Selain itu, Helmy menyoroti besarnya pengorbanan yang dilakukan oleh para pemilik kuda untuk mengikuti ajang ini. Ia menyebut bahwa persiapan kuda-kuda yang ikut berlaga membutuhkan waktu yang tidak singkat serta biaya yang tidak sedikit.
“Tiga bulan sebelum pertandingan, kami sudah mempersiapkan kuda dengan latihan intensif di Lapangan Pacu Bener Meriah. Satu bulan menjelang acara, kami pindah latihan ke Aceh Tengah, karena lapangan di sini belum siap saat itu. Pengeluaran kami tidak kecil, dan proses mengurus kuda itu sangat menantang. Jadi ketika hadiah yang dijanjikan tak kunjung diberikan, kami merasa usaha kami tidak dihargai,” keluh Helmy.
Helmy dan para pemilik kuda lainnya berharap agar Dispora segera mengambil langkah konkret untuk menyelesaikan permasalahan ini.
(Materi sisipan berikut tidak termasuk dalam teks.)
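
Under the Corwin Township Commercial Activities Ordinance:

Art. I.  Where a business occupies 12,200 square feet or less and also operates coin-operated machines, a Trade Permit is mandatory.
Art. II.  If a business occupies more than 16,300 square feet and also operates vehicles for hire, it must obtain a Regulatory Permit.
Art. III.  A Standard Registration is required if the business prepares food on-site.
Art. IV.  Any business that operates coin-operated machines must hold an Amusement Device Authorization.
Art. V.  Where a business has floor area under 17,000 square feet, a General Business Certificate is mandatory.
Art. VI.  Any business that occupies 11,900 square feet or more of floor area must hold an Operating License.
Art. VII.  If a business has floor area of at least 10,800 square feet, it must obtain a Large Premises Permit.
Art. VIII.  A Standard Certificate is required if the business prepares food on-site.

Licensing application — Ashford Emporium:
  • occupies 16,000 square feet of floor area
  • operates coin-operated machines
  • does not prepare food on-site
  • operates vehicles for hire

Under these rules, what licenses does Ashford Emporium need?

Amusement Device Authorization, General Business Certificate, Large Premises Permit, Operating License

Art. I. floor area 16,000 square feet > 12,200 square feet; operates coin-operated machines → Trade Permit not required.
Art. II. floor area 16,000 square feet ≤ 16,300 square feet; operates vehicles for hire → Regulatory Permit not required.
Art. III. does not prepare food on-site → Standard Registration not required.
Art. IV. operates coin-operated machines → Amusement Device Authorization required.
Art. V. floor area 16,000 square feet < 17,000 square feet → General Business Certificate required.
Art. VI. floor area 16,000 square feet ≥ 11,900 square feet → Operating License required.
Art. VII. floor area 16,000 square feet ≥ 10,800 square feet → Large Premises Permit required.
Art. VIII. does not prepare food on-site → Standard Certificate not required.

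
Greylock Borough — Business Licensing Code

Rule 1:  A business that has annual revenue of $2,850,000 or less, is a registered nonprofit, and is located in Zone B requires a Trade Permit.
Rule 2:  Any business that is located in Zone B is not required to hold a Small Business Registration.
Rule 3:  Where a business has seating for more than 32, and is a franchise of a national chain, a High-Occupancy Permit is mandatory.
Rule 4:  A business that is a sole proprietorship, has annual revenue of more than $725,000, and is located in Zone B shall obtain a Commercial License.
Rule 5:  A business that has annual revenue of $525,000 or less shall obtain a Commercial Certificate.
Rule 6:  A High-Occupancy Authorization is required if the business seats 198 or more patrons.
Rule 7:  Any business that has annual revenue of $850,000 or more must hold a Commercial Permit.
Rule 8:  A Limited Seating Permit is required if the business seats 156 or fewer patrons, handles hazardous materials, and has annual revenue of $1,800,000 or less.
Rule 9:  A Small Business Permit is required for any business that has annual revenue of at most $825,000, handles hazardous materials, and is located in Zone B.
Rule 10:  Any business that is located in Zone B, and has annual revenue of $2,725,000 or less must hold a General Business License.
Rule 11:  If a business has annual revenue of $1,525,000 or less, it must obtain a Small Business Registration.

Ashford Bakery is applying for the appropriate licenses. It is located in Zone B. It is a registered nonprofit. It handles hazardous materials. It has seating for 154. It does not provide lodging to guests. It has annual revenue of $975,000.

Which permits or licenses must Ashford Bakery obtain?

Commercial Permit, General Business License, Limited Seating Permit, Trade Permit

Rule 1: revenue $975,000 ≤ $2,850,000; is a registered nonprofit; is located in Zone B → Trade Permit required.
Rule 2: is located in Zone B → exempt from Small Business Registration.
Rule 3: seating 154 > 32; is a registered nonprofit (not: is a franchise of a national chain) → High-Occupancy Permit not required.
Rule 4: is a registered nonprofit (not: is a sole proprietorship); revenue $975,000 > $725,000; is located in Zone B → Commercial License not required.
Rule 5: revenue $975,000 > $525,000 → Commercial Certificate not required.
Rule 6: seating 154 < 198 → High-Occupancy Authorization not required.
Rule 7: revenue $975,000 ≥ $850,000 → Commercial Permit required.
Rule 8: seating 154 ≤ 156; handles hazardous materials; revenue $975,000 ≤ $1,800,000 → Limited Seating Permit required.
Rule 9: revenue $975,000 > $825,000; handles hazardous materials; is located in Zone B → Small Business Permit not required.
Rule 10: is located in Zone B; revenue $975,000 ≤ $2,725,000 → General Business License required.
Rule 11: revenue $975,000 ≤ $1,525,000 → Small Business Registration required.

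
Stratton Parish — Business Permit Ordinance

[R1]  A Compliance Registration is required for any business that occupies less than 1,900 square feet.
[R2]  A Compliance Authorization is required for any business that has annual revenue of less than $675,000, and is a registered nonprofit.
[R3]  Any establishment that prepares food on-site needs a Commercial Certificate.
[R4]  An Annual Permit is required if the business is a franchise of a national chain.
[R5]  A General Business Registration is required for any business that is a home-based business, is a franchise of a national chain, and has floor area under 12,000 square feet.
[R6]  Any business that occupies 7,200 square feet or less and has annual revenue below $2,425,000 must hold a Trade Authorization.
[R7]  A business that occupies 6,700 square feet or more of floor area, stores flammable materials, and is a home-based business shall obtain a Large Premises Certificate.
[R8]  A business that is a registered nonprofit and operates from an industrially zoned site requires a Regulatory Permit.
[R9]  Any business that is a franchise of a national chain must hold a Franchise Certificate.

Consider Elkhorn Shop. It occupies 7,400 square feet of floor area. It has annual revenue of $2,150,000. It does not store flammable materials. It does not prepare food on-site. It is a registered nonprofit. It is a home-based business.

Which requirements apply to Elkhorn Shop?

None

[R1] floor area 7,400 square feet ≥ 1,900 square feet → Compliance Registration not required.
[R2] revenue $2,150,000 ≥ $675,000; is a registered nonprofit → Compliance Authorization not required.
[R3] does not prepare food on-site → Commercial Certificate not required.
[R4] is a registered nonprofit (not: is a franchise of a national chain) → Annual Permit not required.
[R5] is a home-based business; is a registered nonprofit (not: is a franchise of a national chain); floor area 7,400 square feet < 12,000 square feet → General Business Registration not required.
[R6] floor area 7,400 square feet > 7,200 square feet; revenue $2,150,000 < $2,425,000 → Trade Authorization not required.
[R7] floor area 7,400 square feet ≥ 6,700 square feet; does not store flammable materials; is a home-based business → Large Premises Certificate not required.
[R8] is a registered nonprofit; is a home-based business (not: operates from an industrially zoned site) → Regulatory Permit not required.
[R9] is a registered nonprofit (not: is a franchise of a national chain) → Franchise Certificate not required.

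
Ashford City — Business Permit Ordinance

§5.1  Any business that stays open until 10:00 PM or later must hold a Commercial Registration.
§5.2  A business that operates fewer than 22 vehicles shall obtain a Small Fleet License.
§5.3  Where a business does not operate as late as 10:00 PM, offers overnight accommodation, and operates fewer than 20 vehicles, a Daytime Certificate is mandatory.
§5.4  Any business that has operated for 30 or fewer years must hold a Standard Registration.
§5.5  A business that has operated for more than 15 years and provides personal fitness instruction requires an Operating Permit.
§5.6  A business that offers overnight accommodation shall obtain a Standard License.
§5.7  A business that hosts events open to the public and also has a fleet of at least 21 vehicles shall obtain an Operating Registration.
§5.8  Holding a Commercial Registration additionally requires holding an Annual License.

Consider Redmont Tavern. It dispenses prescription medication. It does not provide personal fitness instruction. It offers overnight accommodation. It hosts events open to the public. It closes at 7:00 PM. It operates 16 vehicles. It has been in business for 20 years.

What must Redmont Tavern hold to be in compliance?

§5.1 closes 7:00 PM, at/before 10:00 PM → Commercial Registration not required.
§5.2 vehicles 16 < 22 → Small Fleet License required.
§5.3 closes 7:00 PM, at/before 10:00 PM; offers overnight accommodation; vehicles 16 < 20 → Daytime Certificate required.
§5.4 years in business 20 ≤ 30 → Standard Registration required.
§5.5 years in business 20 > 15; does not provide personal fitness instruction → Operating Permit not required.
§5.6 offers overnight accommodation → Standard License required.
§5.7 hosts events open to the public; vehicles 16 < 21 → Operating Registration not required.
§5.8 Commercial Registration is not required → no effect.

Daytime Certificate, Small Fleet License, Standard License, Standard Registration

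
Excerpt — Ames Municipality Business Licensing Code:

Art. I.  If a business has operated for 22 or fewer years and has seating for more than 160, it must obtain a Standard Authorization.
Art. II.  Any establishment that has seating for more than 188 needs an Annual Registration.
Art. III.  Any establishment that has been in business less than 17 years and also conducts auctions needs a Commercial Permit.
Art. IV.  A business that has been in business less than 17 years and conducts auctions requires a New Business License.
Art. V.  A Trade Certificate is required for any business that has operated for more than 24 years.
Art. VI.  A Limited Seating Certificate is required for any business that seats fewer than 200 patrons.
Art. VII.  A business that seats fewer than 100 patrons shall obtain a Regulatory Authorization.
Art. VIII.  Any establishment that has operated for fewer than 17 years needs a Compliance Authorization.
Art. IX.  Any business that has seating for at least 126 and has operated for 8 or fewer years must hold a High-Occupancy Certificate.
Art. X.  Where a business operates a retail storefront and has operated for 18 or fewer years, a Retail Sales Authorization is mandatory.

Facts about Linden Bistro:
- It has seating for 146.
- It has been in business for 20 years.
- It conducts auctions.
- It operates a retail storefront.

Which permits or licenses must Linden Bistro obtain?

Art. I. years in business 20 ≤ 22; seating 146 ≤ 160 → Standard Authorization not required.
Art. II. seating 146 ≤ 188 → Annual Registration not required.
Art. III. years in business 20 ≥ 17; conducts auctions → Commercial Permit not required.
Art. IV. years in business 20 ≥ 17; conducts auctions → New Business License not required.
Art. V. years in business 20 ≤ 24 → Trade Certificate not required.
Art. VI. seating 146 < 200 → Limited Seating Certificate required.
Art. VII. seating 146 ≥ 100 → Regulatory Authorization not required.
Art. VIII. years in business 20 ≥ 17 → Compliance Authorization not required.
Art. IX. seating 146 ≥ 126; years in business 20 > 8 → High-Occupancy Certificate not required.
Art. X. operates a retail storefront; years in business 20 > 18 → Retail Sales Authorization not required.

Limited Seating Certificate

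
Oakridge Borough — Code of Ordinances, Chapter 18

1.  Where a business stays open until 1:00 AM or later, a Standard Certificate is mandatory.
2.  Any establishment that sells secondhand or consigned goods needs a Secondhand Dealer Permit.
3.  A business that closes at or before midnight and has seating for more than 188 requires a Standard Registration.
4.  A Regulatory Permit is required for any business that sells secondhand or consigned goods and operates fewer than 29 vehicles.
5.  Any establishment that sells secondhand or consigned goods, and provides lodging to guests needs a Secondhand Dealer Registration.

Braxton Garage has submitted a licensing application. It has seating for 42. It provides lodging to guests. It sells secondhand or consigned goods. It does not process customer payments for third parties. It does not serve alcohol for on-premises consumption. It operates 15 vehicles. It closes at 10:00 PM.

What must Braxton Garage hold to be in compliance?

1. closes 10:00 PM, at/before 1:00 AM → Standard Certificate not required.
2. sells secondhand or consigned goods → Secondhand Dealer Permit required.
3. closes 10:00 PM, at/before midnight; seating 42 ≤ 188 → Standard Registration not required.
4. sells secondhand or consigned goods; vehicles 15 < 29 → Regulatory Permit required.
5. sells secondhand or consigned goods; provides lodging to guests → Secondhand Dealer Registration required.

Regulatory Permit, Secondhand Dealer Permit, Secondhand Dealer Registration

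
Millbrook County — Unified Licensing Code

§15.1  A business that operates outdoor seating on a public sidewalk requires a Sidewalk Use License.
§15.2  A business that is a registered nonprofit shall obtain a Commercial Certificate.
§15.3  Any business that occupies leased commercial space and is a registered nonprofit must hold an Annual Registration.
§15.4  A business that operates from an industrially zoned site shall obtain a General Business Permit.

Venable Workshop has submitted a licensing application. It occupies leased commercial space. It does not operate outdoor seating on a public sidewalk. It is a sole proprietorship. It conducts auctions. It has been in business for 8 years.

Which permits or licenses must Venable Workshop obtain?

§15.1 does not operate outdoor seating on a public sidewalk → Sidewalk Use License not required.
§15.2 is a sole proprietorship (not: is a registered nonprofit) → Commercial Certificate not required.
§15.3 occupies leased commercial space; is a sole proprietorship (not: is a registered nonprofit) → Annual Registration not required.
§15.4 occupies leased commercial space (not: operates from an industrially zoned site) → General Business Permit not required.

None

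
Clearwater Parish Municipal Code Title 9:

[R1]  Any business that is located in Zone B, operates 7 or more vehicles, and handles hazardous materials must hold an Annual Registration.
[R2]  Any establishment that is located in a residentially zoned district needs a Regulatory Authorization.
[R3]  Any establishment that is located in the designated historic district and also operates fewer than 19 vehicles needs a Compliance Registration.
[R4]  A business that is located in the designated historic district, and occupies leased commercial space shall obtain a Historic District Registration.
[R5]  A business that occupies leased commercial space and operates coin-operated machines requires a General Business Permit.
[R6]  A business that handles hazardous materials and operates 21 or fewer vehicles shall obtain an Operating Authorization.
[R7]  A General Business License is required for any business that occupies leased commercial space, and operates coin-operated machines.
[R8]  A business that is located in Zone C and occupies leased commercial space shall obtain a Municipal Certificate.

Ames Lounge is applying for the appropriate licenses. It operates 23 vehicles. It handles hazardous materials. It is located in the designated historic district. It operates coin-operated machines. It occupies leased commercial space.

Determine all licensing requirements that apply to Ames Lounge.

[R1] is located in the designated historic district (not: is located in Zone B); vehicles 23 ≥ 7; handles hazardous materials → Annual Registration not required.
[R2] is located in the designated historic district (not: is located in a residentially zoned district) → Regulatory Authorization not required.
[R3] is located in the designated historic district; vehicles 23 ≥ 19 → Compliance Registration not required.
[R4] is located in the designated historic district; occupies leased commercial space → Historic District Registration required.
[R5] occupies leased commercial space; operates coin-operated machines → General Business Permit required.
[R6] handles hazardous materials; vehicles 23 > 21 → Operating Authorization not required.
[R7] occupies leased commercial space; operates coin-operated machines → General Business License required.
[R8] is located in the designated historic district (not: is located in Zone C); occupies leased commercial space → Municipal Certificate not required.

General Business License, General Business Permit, Historic District Registration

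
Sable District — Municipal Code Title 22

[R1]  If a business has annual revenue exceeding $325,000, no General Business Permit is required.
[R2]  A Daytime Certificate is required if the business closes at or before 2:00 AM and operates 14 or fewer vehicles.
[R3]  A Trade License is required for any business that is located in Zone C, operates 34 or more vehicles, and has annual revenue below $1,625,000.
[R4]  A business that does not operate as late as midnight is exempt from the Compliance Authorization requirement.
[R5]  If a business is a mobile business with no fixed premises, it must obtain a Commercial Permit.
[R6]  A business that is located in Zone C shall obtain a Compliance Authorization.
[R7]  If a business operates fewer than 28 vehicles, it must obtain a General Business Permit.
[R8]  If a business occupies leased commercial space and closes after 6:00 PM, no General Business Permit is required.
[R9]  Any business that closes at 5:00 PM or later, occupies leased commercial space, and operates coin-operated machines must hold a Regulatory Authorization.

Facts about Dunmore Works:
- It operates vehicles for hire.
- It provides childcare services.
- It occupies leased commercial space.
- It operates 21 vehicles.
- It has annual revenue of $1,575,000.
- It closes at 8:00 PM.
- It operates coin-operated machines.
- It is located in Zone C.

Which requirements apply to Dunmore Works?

[R1] revenue $1,575,000 > $325,000 → exempt from General Business Permit.
[R2] closes 8:00 PM, at/before 2:00 AM; vehicles 21 > 14 → Daytime Certificate not required.
[R3] is located in Zone C; vehicles 21 < 34; revenue $1,575,000 < $1,625,000 → Trade License not required.
[R4] closes 8:00 PM, at/before midnight → exempt from Compliance Authorization.
[R5] occupies leased commercial space (not: is a mobile business with no fixed premises) → Commercial Permit not required.
[R6] is located in Zone C → Compliance Authorization required.
[R7] vehicles 21 < 28 → General Business Permit required.
[R8] occupies leased commercial space; closes 8:00 PM, after 6:00 PM → exempt from General Business Permit.
[R9] closes 8:00 PM, after 5:00 PM; occupies leased commercial space; operates coin-operated machines → Regulatory Authorization required.

Regulatory Authorization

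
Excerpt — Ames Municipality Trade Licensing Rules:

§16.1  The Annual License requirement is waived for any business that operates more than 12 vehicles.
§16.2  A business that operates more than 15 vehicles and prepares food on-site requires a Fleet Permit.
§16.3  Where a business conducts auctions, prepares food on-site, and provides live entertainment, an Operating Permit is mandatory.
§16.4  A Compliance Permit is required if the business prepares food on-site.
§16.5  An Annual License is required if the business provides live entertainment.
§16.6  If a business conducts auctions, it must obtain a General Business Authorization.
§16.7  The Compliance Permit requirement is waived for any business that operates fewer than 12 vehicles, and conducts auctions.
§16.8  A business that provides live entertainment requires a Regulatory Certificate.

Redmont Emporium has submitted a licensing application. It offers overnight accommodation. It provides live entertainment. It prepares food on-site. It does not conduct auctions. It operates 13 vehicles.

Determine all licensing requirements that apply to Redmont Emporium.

§16.1 vehicles 13 > 12 → exempt from Annual License.
§16.2 vehicles 13 ≤ 15; prepares food on-site → Fleet Permit not required.
§16.3 does not conduct auctions; prepares food on-site; provides live entertainment → Operating Permit not required.
§16.4 prepares food on-site → Compliance Permit required.
§16.5 provides live entertainment → Annual License required.
§16.6 does not conduct auctions → General Business Authorization not required.
§16.7 vehicles 13 ≥ 12; does not conduct auctions → Compliance Permit exemption does not apply.
§16.8 provides live entertainment → Regulatory Certificate required.

Compliance Permit, Regulatory Certificate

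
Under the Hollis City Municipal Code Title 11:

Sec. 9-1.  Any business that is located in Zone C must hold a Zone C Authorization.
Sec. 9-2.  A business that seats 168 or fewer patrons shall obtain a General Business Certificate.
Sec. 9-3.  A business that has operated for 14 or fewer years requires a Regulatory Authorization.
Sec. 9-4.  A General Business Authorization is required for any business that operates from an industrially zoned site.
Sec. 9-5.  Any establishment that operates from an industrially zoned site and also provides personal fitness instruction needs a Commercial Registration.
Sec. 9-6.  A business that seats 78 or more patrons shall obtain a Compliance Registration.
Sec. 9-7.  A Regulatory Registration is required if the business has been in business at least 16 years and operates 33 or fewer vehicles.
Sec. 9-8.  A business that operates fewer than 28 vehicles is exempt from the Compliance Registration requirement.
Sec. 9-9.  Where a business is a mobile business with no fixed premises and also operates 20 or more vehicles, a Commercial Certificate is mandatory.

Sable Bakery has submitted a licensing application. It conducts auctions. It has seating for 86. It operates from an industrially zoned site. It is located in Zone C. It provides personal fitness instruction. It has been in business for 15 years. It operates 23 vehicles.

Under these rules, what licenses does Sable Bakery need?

Commercial Registration, General Business Authorization, General Business Certificate, Zone C Authorization

Sec. 9-1. is located in Zone C → Zone C Authorization required.
Sec. 9-2. seating 86 ≤ 168 → General Business Certificate required.
Sec. 9-3. years in business 15 > 14 → Regulatory Authorization not required.
Sec. 9-4. operates from an industrially zoned site → General Business Authorization required.
Sec. 9-5. operates from an industrially zoned site; provides personal fitness instruction → Commercial Registration required.
Sec. 9-6. seating 86 ≥ 78 → Compliance Registration required.
Sec. 9-7. years in business 15 < 16; vehicles 23 ≤ 33 → Regulatory Registration not required.
Sec. 9-8. vehicles 23 < 28 → exempt from Compliance Registration.
Sec. 9-9. operates from an industrially zoned site (not: is a mobile business with no fixed premises); vehicles 23 ≥ 20 → Commercial Certificate not required.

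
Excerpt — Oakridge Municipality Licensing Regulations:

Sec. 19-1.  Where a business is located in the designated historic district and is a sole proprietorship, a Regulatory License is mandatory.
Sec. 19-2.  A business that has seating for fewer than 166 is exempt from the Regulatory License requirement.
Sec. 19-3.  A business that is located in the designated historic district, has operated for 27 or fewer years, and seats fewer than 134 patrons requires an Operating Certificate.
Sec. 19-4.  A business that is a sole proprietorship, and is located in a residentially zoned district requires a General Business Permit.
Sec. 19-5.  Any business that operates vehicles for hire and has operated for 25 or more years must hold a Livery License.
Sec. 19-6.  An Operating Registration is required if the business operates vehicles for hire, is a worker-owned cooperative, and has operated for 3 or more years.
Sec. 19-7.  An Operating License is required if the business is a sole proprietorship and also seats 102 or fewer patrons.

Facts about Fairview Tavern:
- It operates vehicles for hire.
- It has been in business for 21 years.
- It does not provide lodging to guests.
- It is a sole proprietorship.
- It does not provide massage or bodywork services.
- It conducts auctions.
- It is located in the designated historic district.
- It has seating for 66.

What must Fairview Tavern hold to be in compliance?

Sec. 19-1. is located in the designated historic district; is a sole proprietorship → Regulatory License required.
Sec. 19-2. seating 66 < 166 → exempt from Regulatory License.
Sec. 19-3. is located in the designated historic district; years in business 21 ≤ 27; seating 66 < 134 → Operating Certificate required.
Sec. 19-4. is a sole proprietorship; is located in the designated historic district (not: is located in a residentially zoned district) → General Business Permit not required.
Sec. 19-5. operates vehicles for hire; years in business 21 < 25 → Livery License not required.
Sec. 19-6. operates vehicles for hire; is a sole proprietorship (not: is a worker-owned cooperative); years in business 21 ≥ 3 → Operating Registration not required.
Sec. 19-7. is a sole proprietorship; seating 66 ≤ 102 → Operating License required.

Operating Certificate, Operating License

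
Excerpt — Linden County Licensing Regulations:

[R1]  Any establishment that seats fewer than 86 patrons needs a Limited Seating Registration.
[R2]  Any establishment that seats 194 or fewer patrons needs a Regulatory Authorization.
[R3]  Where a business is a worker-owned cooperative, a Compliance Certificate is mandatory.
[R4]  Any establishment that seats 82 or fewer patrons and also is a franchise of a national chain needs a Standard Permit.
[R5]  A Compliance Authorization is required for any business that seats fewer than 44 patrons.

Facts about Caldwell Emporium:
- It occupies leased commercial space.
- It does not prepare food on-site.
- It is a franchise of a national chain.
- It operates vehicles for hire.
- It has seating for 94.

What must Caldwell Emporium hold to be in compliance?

Regulatory Authorization

[R1] seating 94 ≥ 86 → Limited Seating Registration not required.
[R2] seating 94 ≤ 194 → Regulatory Authorization required.
[R3] is a franchise of a national chain (not: is a worker-owned cooperative) → Compliance Certificate not required.
[R4] seating 94 > 82; is a franchise of a national chain → Standard Permit not required.
[R5] seating 94 ≥ 44 → Compliance Authorization not required.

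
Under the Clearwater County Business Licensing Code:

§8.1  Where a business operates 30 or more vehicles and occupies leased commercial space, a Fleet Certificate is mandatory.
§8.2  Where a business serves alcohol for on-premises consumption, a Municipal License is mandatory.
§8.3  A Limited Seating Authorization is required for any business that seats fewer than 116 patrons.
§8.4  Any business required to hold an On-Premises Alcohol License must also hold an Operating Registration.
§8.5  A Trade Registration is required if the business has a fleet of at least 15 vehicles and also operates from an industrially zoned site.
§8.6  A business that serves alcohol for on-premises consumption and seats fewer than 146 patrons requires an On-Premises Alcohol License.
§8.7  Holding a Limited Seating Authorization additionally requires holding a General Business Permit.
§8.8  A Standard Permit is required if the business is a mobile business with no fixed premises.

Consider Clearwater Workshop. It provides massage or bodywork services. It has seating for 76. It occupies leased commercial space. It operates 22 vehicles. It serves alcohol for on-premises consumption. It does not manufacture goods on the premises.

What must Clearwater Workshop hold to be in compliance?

§8.1 vehicles 22 < 30; occupies leased commercial space → Fleet Certificate not required.
§8.2 serves alcohol for on-premises consumption → Municipal License required.
§8.3 seating 76 < 116 → Limited Seating Authorization required.
§8.4 On-Premises Alcohol License is required → Operating Registration also required.
§8.5 vehicles 22 ≥ 15; occupies leased commercial space (not: operates from an industrially zoned site) → Trade Registration not required.
§8.6 serves alcohol for on-premises consumption; seating 76 < 146 → On-Premises Alcohol License required.
§8.7 Limited Seating Authorization is required → General Business Permit also required.
§8.8 occupies leased commercial space (not: is a mobile business with no fixed premises) → Standard Permit not required.

General Business Permit, Limited Seating Authorization, Municipal License, On-Premises Alcohol License, Operating Registration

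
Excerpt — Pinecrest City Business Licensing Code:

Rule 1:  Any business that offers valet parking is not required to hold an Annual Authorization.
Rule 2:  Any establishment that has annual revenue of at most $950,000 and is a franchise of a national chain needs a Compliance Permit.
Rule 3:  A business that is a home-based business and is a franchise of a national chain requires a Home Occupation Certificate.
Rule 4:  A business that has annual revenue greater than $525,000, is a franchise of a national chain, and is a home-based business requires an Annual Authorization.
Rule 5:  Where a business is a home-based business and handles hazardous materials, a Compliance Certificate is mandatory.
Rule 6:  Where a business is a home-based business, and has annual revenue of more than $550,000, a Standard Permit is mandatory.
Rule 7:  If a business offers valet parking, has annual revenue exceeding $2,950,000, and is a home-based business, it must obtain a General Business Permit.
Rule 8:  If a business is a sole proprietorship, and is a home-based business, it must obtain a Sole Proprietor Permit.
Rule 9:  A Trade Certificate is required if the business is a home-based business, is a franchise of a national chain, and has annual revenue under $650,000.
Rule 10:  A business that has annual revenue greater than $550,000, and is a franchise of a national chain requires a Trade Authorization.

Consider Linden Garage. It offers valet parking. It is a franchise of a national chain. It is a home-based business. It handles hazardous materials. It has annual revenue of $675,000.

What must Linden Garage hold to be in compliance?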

“Kami meminta agar Dispora jangan melempar tanggung jawab dan segera menuntaskan persoalan ini. Berapa pun hadiahnya, yang penting ada kejelasan dan kami bisa mendapatkan hak kami,” tutupnya.
Harie.id berusaha untuk mengonfirmasi situasi ini kepada Kadispora Aceh Tengah, Zulfan Diara.
Namun, hingga berita ini diturunkan, upaya untuk menghubungi Kadispora melalui panggilan telepon dan pesan WhatsApp belum mendapatkan respons. Panggilan yang dilakukan hanya berdering tanpa jawaban, sementara pesan yang dikirimkan belum dibalas.
Diketahui, ajang pacuan kuda tradisional di Aceh Tengah selalu menjadi sorotan karena dianggap sebagai bagian penting dari warisan budaya daerah.